Blood Pressure Category^*		Person-Years	No. with ESRD	Age-Standardized Rate per 100,000 Person-Years^†	Age and Sex Adjusted Relative Risk (95% CI)	p-value	Multivariate Adjusted Relative Risk (95% CI)^‡	p-value	Population Attributable Risk, %
*All Cause ESRD*
Normal		482,905	81	17.8	1.00		1.00
Prehypertension		430,209	119	24.5	1.33 (1.00-1.77)	0.052	1.30 (0.98-1.74)	0.073	N/A
Hypertension
	Stage 1	186,958	73	27.8	1.56 (1.13-2.17)	0.008	1.47 (1.06-2.06)	0.023	6.1
	Stage 2	136,350	107	84.7	2.97 (2.19-4.02)	<0.001	2.60 (1.89-3.57)	<0.001	17.3
p-value for trend						<0.001		<0.001
*Glomerulonephritis-Related ESRD*
Normal		482,905	32	6.8	1.00		1.00
Prehypertension		430,209	42	9/0	1.26 (0.79-2.02)	0.332	1.32 (0.82-2.11)	0.2531	N/A
Hypertension
	Stage 1	186,958	22	11.4	1.37 (0.78-2.39)	0.278	1.48 (0.83-2.61)	0.182	N/A
	Stage 2	136,350	37	44.2	3.05 (1.84-5.04)	<0.001	3.40 (2.02-5.74)	<0.001	19.6
p-value for trend						<0.001		<0.001
*Non-Glomerulonephritis Related ESRD*
Normal		482,905	21	4.9	1.00		1.00
Prehypertension		430,209	47	9.4	1.84 (1.09-3.11)	0.022	1.65 (0.98-2.80)	0.062	N/A
Hypertension
	Stage 1	186,958	27	8.5	1.95 (1.08-3.51)	0.026	1.44 (0.79-2.64)	0.240	N/A
	Stage 2	136,350	37	23.1	3.50 (2.00-6.12)	<0.001	2.17 (1.21-3.88)	0.009	15.1
p-value for trend						<0.001		0.022
*Unknown Cause of ESRD*
Normal		482,905	28	6.1	1.00		1.00
Prehypertension		430,209	30	6.0	1.00 (0.59-1.69)	0.997	1.04 (0.61-1.75)	0.899	N/A
Hypertension
	Stage 1	186,958	24	8.0	1.47 (0.84-2.59)	0.181	1.57 (0.88-2.80)	0.127	N/A
	Stage 2	136,350	33	17.4	2.52 (1.48-4.30)	0.001	2.72 (1.56-4.76)	<0.001	18.1
p-value for trend						<0.001		<0.001
N/A = not applicable; population attributable risks were calculated for significant associations.

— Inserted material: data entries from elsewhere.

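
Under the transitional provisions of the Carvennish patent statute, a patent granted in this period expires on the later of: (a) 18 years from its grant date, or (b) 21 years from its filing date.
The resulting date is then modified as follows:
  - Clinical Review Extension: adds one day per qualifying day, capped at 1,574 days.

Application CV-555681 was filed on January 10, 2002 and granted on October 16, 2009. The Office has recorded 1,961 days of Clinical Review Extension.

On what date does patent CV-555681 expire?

2032-02-06

(a) grant + 18 years → 16 October 2027.
(b) filing + 21 years → 10 January 2023.
Later of the two: 16 October 2027.
Clinical Review Extension: 1961 days claimed exceeds the 1574-day cap, so +1574 days → 6 February 2032.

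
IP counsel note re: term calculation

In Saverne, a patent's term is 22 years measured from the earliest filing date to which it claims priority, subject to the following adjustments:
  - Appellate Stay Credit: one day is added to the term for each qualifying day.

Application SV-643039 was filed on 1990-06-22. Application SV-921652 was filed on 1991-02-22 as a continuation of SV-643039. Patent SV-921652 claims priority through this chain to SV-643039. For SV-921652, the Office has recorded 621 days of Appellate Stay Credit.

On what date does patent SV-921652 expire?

Earliest priority filing: 22 June 1990.
Base term: 22 June 1990 + 22 years → 22 June 2012.
Appellate Stay Credit: +621 days → 5 March 2014.

2014-03-05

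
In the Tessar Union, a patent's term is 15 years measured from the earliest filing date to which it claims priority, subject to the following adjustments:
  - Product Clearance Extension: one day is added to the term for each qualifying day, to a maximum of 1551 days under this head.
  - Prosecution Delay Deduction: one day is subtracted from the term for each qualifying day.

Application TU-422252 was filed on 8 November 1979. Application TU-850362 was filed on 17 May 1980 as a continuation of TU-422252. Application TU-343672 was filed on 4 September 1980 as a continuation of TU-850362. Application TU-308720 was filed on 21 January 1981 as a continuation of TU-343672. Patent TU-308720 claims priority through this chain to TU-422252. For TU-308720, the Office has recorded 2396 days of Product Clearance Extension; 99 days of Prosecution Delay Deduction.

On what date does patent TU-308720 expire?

Earliest priority filing: 8 November 1979.
Base term: 8 November 1979 + 15 years → 8 November 1994.
Product Clearance Extension: 2396 days claimed exceeds the 1551-day cap, so +1551 days → 6 February 1999.
Prosecution Delay Deduction: −99 days → 30 October 1998.

October 30, 1998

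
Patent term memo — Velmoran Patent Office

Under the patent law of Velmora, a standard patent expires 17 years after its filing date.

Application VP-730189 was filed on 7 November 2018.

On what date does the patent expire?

Filing date + 17 years → 7 November 2035.

2035-11-07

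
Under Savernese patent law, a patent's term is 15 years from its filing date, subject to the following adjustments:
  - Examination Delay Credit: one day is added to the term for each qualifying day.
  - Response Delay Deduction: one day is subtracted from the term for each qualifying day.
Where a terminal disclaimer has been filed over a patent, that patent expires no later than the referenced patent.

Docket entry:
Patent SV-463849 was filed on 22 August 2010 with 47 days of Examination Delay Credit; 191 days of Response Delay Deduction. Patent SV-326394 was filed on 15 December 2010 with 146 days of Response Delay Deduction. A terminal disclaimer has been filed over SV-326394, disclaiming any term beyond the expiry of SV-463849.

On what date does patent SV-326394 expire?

Natural term of SV-326394:
  Base: filing + 15 years → 15 December 2025.
  Response Delay Deduction: −146 days → 22 July 2025.
Expiry of referenced patent SV-463849:
  Base: filing + 15 years → 22 August 2025.
  Examination Delay Credit: +47 days → 8 October 2025.
  Response Delay Deduction: −191 days → 31 March 2025.
Terminal disclaimer: SV-326394 expires on the earlier of 22 July 2025 and 31 March 2025.

2025-03-31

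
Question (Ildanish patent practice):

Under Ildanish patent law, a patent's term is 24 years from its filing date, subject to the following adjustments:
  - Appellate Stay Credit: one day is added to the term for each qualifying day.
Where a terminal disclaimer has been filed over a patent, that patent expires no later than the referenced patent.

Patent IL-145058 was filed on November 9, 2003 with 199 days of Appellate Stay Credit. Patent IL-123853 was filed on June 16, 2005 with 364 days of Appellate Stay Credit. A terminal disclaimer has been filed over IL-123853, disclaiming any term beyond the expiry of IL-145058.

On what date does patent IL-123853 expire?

Natural term of IL-123853:
  Base: filing + 24 years → 16 June 2029.
  Appellate Stay Credit: +364 days → 15 June 2030.
Expiry of referenced patent IL-145058:
  Base: filing + 24 years → 9 November 2027.
  Appellate Stay Credit: +199 days → 26 May 2028.
Terminal disclaimer: IL-123853 expires on the earlier of 15 June 2030 and 26 May 2028.

2028-05-26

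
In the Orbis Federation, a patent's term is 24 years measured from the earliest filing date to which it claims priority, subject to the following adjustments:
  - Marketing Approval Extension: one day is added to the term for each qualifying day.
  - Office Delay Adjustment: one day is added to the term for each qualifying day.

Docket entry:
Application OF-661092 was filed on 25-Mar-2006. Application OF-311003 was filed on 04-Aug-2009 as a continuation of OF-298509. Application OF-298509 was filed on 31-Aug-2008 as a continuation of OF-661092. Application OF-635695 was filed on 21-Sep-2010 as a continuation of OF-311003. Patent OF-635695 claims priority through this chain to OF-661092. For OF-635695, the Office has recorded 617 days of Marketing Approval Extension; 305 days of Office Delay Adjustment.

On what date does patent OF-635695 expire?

October 2, 2032

Earliest priority filing: 25 March 2006.
Base term: 25 March 2006 + 24 years → 25 March 2030.
Marketing Approval Extension: +617 days → 2 December 2031.
Office Delay Adjustment: +305 days → 2 October 2032.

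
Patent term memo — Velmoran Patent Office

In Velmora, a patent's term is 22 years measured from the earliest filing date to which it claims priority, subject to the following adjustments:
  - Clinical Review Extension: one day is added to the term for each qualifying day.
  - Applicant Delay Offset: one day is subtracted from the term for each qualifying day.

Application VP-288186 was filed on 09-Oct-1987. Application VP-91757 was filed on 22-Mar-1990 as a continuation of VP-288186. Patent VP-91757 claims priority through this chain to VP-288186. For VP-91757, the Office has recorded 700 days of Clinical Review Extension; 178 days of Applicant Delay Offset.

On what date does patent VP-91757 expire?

Earliest priority filing: 9 October 1987.
Base term: 9 October 1987 + 22 years → 9 October 2009.
Clinical Review Extension: +700 days → 9 September 2011.
Applicant Delay Offset: −178 days → 15 March 2011.

March 15, 2011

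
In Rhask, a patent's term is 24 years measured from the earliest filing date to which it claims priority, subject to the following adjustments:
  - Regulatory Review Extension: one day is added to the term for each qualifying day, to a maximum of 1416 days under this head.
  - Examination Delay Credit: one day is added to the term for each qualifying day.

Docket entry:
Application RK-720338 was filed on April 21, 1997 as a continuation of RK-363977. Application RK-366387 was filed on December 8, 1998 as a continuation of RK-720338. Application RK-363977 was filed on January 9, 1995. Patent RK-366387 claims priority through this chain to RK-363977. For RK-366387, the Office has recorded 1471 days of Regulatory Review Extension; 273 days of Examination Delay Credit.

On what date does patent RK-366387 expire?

Earliest priority filing: 9 January 1995.
Base term: 9 January 1995 + 24 years → 9 January 2019.
Regulatory Review Extension: 1471 days claimed exceeds the 1416-day cap, so +1416 days → 25 November 2022.
Examination Delay Credit: +273 days → 25 August 2023.

August 25, 2023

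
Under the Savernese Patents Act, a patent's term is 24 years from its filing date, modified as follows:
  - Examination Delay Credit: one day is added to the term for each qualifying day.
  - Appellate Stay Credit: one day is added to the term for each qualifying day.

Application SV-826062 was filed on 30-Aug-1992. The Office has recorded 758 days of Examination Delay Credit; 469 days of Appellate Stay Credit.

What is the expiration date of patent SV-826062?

January 9, 2020

Base term: filing date + 24 years → 30 August 2016.
Examination Delay Credit: +758 days → 27 September 2018.
Appellate Stay Credit: +469 days → 9 January 2020.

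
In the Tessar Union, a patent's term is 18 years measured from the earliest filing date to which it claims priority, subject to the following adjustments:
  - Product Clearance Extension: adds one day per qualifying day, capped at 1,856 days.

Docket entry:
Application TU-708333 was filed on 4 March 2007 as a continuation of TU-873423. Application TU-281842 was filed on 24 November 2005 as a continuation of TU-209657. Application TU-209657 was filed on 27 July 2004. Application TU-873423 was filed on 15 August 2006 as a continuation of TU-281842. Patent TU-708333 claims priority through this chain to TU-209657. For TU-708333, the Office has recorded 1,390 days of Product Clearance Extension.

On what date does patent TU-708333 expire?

May 17, 2026

Earliest priority filing: 27 July 2004.
Base term: 27 July 2004 + 18 years → 27 July 2022.
Product Clearance Extension: 1390 days (within the 1856-day cap) → +1390 days → 17 May 2026.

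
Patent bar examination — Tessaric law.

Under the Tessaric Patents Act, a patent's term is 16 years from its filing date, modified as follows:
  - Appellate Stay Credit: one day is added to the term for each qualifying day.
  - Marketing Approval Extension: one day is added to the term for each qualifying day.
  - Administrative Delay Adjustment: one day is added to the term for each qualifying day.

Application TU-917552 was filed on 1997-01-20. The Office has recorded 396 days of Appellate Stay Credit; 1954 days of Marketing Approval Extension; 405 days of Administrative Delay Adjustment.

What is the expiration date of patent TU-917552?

August 6, 2020

Base term: filing date + 16 years → 20 January 2013.
Appellate Stay Credit: +396 days → 20 February 2014.
Marketing Approval Extension: +1954 days → 28 June 2019.
Administrative Delay Adjustment: +405 days → 6 August 2020.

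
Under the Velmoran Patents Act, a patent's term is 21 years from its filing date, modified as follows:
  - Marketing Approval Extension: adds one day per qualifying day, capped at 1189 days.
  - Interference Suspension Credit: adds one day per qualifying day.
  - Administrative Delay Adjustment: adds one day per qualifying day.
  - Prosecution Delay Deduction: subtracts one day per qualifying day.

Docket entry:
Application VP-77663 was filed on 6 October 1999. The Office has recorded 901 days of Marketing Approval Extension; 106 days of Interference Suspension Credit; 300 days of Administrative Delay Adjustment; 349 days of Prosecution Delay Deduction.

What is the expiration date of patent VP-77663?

2023-05-22

Base term: filing date + 21 years → 6 October 2020.
Marketing Approval Extension: 901 days (within the 1189-day cap) → +901 days → 26 March 2023.
Interference Suspension Credit: +106 days → 10 July 2023.
Administrative Delay Adjustment: +300 days → 5 May 2024.
Prosecution Delay Deduction: −349 days → 22 May 2023.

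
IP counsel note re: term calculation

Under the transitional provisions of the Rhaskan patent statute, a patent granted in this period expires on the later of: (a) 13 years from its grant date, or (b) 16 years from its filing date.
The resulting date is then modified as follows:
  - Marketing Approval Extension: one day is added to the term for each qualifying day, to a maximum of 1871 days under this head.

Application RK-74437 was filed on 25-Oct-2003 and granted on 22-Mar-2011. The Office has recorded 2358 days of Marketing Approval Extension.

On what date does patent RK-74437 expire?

(a) grant + 13 years → 22 March 2024.
(b) filing + 16 years → 25 October 2019.
Later of the two: 22 March 2024.
Marketing Approval Extension: 2358 days claimed exceeds the 1871-day cap, so +1871 days → 6 May 2029.

May 6, 2029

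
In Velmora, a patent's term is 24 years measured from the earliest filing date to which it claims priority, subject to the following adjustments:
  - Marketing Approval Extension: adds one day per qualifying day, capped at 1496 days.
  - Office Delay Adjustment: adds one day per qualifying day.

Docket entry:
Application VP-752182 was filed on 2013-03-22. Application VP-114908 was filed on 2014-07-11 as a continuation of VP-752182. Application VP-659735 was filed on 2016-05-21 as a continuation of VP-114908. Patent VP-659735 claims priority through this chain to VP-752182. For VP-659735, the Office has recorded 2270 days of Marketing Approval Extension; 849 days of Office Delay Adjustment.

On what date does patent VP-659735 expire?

August 23, 2043

Earliest priority filing: 22 March 2013.
Base term: 22 March 2013 + 24 years → 22 March 2037.
Marketing Approval Extension: 2270 days claimed exceeds the 1496-day cap, so +1496 days → 26 April 2041.
Office Delay Adjustment: +849 days → 23 August 2043.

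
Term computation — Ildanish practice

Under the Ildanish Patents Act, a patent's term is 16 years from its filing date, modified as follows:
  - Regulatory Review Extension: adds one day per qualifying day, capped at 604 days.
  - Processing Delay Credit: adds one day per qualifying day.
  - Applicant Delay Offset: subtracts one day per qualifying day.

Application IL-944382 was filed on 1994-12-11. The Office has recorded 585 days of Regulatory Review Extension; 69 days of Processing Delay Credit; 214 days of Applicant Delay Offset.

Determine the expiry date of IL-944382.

Base term: filing date + 16 years → 11 December 2010.
Regulatory Review Extension: 585 days (within the 604-day cap) → +585 days → 18 July 2012.
Processing Delay Credit: +69 days → 25 September 2012.
Applicant Delay Offset: −214 days → 24 February 2012.

2012-02-24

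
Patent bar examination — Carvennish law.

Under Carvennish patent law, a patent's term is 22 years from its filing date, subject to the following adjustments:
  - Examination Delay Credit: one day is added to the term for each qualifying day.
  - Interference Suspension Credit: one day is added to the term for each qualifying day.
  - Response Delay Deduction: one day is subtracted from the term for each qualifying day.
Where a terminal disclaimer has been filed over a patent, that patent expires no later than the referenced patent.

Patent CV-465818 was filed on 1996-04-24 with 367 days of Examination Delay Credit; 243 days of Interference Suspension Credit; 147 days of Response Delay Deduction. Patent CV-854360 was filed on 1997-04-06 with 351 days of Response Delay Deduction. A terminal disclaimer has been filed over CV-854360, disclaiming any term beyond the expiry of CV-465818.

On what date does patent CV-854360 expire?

Natural term of CV-854360:
  Base: filing + 22 years → 6 April 2019.
  Response Delay Deduction: −351 days → 20 April 2018.
Expiry of referenced patent CV-465818:
  Base: filing + 22 years → 24 April 2018.
  Examination Delay Credit: +367 days → 26 April 2019.
  Interference Suspension Credit: +243 days → 25 December 2019.
  Response Delay Deduction: −147 days → 31 July 2019.
Terminal disclaimer: CV-854360 expires on the earlier of 20 April 2018 and 31 July 2019.

2018-04-20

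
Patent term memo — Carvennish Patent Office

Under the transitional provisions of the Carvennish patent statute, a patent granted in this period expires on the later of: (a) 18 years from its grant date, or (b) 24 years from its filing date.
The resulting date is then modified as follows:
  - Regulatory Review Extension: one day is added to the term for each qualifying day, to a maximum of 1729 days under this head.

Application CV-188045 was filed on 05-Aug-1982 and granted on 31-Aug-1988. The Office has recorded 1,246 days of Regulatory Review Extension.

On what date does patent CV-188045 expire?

January 28, 2010

(a) grant + 18 years → 31 August 2006.
(b) filing + 24 years → 5 August 2006.
Later of the two: 31 August 2006.
Regulatory Review Extension: 1246 days (within the 1729-day cap) → +1246 days → 28 January 2010.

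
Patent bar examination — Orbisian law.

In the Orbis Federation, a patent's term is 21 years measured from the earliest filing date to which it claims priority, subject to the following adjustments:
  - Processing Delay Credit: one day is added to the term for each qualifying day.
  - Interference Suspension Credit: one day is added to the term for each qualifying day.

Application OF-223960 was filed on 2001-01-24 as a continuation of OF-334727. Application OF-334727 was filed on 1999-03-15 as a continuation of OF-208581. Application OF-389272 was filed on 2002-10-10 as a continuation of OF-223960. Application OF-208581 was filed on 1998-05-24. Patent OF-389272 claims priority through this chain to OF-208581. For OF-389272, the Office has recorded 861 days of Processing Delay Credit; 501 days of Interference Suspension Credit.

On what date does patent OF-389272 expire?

February 14, 2023

Earliest priority filing: 24 May 1998.
Base term: 24 May 1998 + 21 years → 24 May 2019.
Processing Delay Credit: +861 days → 1 October 2021.
Interference Suspension Credit: +501 days → 14 February 2023.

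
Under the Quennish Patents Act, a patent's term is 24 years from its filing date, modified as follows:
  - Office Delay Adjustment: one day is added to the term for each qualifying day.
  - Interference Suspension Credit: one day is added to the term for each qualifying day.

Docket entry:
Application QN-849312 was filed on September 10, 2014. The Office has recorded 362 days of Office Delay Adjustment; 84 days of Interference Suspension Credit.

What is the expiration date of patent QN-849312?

November 30, 2039

Base term: filing date + 24 years → 10 September 2038.
Office Delay Adjustment: +362 days → 7 September 2039.
Interference Suspension Credit: +84 days → 30 November 2039.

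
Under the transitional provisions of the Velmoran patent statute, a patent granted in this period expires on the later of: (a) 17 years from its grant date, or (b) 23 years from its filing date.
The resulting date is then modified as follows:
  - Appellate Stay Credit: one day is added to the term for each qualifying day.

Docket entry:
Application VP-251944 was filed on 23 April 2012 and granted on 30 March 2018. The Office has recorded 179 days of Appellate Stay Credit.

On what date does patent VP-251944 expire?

(a) grant + 17 years → 30 March 2035.
(b) filing + 23 years → 23 April 2035.
Later of the two: 23 April 2035.
Appellate Stay Credit: +179 days → 19 October 2035.

October 19, 2035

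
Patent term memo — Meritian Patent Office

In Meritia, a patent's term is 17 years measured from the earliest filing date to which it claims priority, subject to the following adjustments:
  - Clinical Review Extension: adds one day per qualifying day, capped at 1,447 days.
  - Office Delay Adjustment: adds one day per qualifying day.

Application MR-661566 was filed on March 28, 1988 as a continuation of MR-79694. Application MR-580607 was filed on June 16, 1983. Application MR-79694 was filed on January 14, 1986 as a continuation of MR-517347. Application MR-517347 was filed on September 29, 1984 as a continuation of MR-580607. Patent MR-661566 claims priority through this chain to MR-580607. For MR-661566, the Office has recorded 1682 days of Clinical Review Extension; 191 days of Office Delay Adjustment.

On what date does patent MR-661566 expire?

December 10, 2004

Earliest priority filing: 16 June 1983.
Base term: 16 June 1983 + 17 years → 16 June 2000.
Clinical Review Extension: 1682 days claimed exceeds the 1447-day cap, so +1447 days → 2 June 2004.
Office Delay Adjustment: +191 days → 10 December 2004.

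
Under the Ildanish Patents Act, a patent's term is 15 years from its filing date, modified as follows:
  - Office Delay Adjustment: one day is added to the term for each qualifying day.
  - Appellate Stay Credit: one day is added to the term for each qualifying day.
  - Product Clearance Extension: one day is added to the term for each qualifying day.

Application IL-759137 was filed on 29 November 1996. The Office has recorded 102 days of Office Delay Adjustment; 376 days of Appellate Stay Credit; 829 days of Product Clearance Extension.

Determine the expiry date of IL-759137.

Base term: filing date + 15 years → 29 November 2011.
Office Delay Adjustment: +102 days → 10 March 2012.
Appellate Stay Credit: +376 days → 21 March 2013.
Product Clearance Extension: +829 days → 28 June 2015.

June 28, 2015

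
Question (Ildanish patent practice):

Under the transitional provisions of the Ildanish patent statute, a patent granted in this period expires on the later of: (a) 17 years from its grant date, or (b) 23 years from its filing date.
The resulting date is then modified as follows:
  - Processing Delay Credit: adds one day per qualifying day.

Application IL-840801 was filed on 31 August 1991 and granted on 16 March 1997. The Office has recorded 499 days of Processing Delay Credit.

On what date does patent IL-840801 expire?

January 12, 2016

(a) grant + 17 years → 16 March 2014.
(b) filing + 23 years → 31 August 2014.
Later of the two: 31 August 2014.
Processing Delay Credit: +499 days → 12 January 2016.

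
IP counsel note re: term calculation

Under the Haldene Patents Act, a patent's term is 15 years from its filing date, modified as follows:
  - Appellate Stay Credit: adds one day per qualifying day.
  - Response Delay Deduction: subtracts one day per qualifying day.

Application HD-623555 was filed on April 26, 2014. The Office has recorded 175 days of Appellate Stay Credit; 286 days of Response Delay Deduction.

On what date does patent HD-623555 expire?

Base term: filing date + 15 years → 26 April 2029.
Appellate Stay Credit: +175 days → 18 October 2029.
Response Delay Deduction: −286 days → 5 January 2029.

January 5, 2029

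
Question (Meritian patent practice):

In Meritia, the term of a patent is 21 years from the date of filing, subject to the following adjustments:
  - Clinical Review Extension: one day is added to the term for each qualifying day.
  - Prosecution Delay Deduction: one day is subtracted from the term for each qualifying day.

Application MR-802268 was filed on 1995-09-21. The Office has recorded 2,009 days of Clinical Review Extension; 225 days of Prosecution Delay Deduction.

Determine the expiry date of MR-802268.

2021-08-10

Base term: filing date + 21 years → 21 September 2016.
Clinical Review Extension: +2009 days → 23 March 2022.
Prosecution Delay Deduction: −225 days → 10 August 2021.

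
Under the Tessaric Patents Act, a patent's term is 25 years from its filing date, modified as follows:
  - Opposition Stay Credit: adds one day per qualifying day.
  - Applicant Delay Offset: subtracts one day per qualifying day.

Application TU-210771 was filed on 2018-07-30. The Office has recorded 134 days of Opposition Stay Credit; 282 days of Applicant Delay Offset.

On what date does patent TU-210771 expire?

March 4, 2043

Base term: filing date + 25 years → 30 July 2043.
Opposition Stay Credit: +134 days → 11 December 2043.
Applicant Delay Offset: −282 days → 4 March 2043.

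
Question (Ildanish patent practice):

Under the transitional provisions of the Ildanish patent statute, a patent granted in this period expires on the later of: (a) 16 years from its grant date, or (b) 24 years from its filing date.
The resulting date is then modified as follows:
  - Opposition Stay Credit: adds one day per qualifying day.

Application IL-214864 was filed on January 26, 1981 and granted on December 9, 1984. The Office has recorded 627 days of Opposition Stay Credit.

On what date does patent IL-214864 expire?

(a) grant + 16 years → 9 December 2000.
(b) filing + 24 years → 26 January 2005.
Later of the two: 26 January 2005.
Opposition Stay Credit: +627 days → 15 October 2006.

October 15, 2006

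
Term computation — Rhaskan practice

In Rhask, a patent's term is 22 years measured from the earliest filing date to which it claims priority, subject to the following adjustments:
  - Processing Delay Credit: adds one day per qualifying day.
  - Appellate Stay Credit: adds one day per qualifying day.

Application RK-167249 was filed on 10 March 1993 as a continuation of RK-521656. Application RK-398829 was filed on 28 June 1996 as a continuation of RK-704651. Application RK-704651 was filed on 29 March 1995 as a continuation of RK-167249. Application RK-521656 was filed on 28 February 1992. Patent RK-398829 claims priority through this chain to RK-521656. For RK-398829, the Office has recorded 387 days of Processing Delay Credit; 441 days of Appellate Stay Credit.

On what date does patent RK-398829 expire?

2016-06-05

Earliest priority filing: 28 February 1992.
Base term: 28 February 1992 + 22 years → 28 February 2014.
Processing Delay Credit: +387 days → 22 March 2015.
Appellate Stay Credit: +441 days → 5 June 2016.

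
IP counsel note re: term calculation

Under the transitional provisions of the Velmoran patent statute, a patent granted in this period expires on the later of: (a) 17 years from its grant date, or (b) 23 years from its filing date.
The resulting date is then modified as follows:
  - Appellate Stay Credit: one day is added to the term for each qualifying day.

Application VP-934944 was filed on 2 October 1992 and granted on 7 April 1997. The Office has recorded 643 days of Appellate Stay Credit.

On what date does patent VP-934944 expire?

(a) grant + 17 years → 7 April 2014.
(b) filing + 23 years → 2 October 2015.
Later of the two: 2 October 2015.
Appellate Stay Credit: +643 days → 6 July 2017.

July 6, 2017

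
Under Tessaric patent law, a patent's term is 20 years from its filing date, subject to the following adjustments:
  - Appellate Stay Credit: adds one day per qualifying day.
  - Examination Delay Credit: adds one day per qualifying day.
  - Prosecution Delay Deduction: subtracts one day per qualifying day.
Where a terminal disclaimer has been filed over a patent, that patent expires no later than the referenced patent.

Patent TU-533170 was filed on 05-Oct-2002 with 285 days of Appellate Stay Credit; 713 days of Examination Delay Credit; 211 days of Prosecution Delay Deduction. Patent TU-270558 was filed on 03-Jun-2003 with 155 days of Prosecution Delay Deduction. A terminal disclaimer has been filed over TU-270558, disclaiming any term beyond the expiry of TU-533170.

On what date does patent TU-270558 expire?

Natural term of TU-270558:
  Base: filing + 20 years → 3 June 2023.
  Prosecution Delay Deduction: −155 days → 30 December 2022.
Expiry of referenced patent TU-533170:
  Base: filing + 20 years → 5 October 2022.
  Appellate Stay Credit: +285 days → 17 July 2023.
  Examination Delay Credit: +713 days → 29 June 2025.
  Prosecution Delay Deduction: −211 days → 30 November 2024.
Terminal disclaimer: TU-270558 expires on the earlier of 30 December 2022 and 30 November 2024.

2022-12-30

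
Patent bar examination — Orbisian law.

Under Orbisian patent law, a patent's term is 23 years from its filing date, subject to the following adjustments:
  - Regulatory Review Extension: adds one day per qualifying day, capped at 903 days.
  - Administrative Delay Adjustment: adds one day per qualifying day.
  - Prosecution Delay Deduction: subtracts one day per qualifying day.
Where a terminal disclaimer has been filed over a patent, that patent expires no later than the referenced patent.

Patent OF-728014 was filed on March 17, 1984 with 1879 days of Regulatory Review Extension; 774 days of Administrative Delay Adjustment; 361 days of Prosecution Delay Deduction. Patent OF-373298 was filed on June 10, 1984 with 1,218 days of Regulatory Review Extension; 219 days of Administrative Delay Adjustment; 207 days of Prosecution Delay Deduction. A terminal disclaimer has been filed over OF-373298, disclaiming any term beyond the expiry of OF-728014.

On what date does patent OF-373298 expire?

Natural term of OF-373298:
  Base: filing + 23 years → 10 June 2007.
  Regulatory Review Extension: 1218 days claimed exceeds the 903-day cap, so +903 days → 29 November 2009.
  Administrative Delay Adjustment: +219 days → 6 July 2010.
  Prosecution Delay Deduction: −207 days → 11 December 2009.
Expiry of referenced patent OF-728014:
  Base: filing + 23 years → 17 March 2007.
  Regulatory Review Extension: 1879 days claimed exceeds the 903-day cap, so +903 days → 5 September 2009.
  Administrative Delay Adjustment: +774 days → 19 October 2011.
  Prosecution Delay Deduction: −361 days → 23 October 2010.
Terminal disclaimer: OF-373298 expires on the earlier of 11 December 2009 and 23 October 2010.

2009-12-11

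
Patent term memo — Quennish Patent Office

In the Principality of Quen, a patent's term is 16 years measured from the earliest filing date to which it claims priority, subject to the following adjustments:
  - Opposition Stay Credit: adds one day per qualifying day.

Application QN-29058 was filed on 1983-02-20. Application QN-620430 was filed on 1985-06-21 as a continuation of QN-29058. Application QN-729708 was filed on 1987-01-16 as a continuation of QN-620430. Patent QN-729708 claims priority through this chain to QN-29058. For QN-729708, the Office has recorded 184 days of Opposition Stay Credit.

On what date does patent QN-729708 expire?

Earliest priority filing: 20 February 1983.
Base term: 20 February 1983 + 16 years → 20 February 1999.
Opposition Stay Credit: +184 days → 23 August 1999.

1999-08-23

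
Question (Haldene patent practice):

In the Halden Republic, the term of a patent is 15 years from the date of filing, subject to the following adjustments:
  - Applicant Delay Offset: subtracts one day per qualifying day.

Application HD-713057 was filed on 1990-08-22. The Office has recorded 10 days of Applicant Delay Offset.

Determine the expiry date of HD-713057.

Base term: filing date + 15 years → 22 August 2005.
Applicant Delay Offset: −10 days → 12 August 2005.

August 12, 2005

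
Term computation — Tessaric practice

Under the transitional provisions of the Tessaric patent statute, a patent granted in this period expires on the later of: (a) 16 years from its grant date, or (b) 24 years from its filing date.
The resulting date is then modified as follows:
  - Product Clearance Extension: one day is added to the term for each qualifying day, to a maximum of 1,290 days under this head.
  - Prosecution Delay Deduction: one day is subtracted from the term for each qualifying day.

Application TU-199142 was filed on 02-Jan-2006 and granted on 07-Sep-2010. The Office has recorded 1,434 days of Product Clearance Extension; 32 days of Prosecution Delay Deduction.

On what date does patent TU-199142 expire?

(a) grant + 16 years → 7 September 2026.
(b) filing + 24 years → 2 January 2030.
Later of the two: 2 January 2030.
Product Clearance Extension: 1434 days claimed exceeds the 1290-day cap, so +1290 days → 15 July 2033.
Prosecution Delay Deduction: −32 days → 13 June 2033.

2033-06-13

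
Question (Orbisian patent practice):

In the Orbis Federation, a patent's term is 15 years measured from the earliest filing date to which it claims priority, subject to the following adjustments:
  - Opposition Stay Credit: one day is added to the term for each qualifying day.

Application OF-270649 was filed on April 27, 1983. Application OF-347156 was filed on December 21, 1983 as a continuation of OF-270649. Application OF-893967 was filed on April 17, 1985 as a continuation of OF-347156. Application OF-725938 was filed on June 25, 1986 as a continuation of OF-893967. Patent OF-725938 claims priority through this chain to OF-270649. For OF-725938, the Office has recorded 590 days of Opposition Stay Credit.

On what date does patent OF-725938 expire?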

^*Blood pressure was categorized according to JNC VII guidelines: normal: systolic <120 mm Hg and diastolic <80 mm Hg; prehypertension: systolic 120-139 mm Hg or diastolic 80-89 mm Hg; stage 1 hypertension: systolic 140-159 mm Hg or diastolic 90-99 mm Hg; stage 2 hypertension: systolic ≥160 mm Hg or diastolic ≥100 mm Hg or use of anti-hypertensive medications. ^†Rates were standardized according to the 2000 census data for China’s population. ^‡Relative risks, with normal blood pressure as the reference category, were calculated using a Cox proportional hazards model adjusted for baseline age, gender, geographic region (north vs. south), urbanization (urban vs. rural), education, body mass index, physical activity, current cigarette smoking, alcohol drinking, and history of diabetes and cardiovascular disease, and stratified by sampling clusters.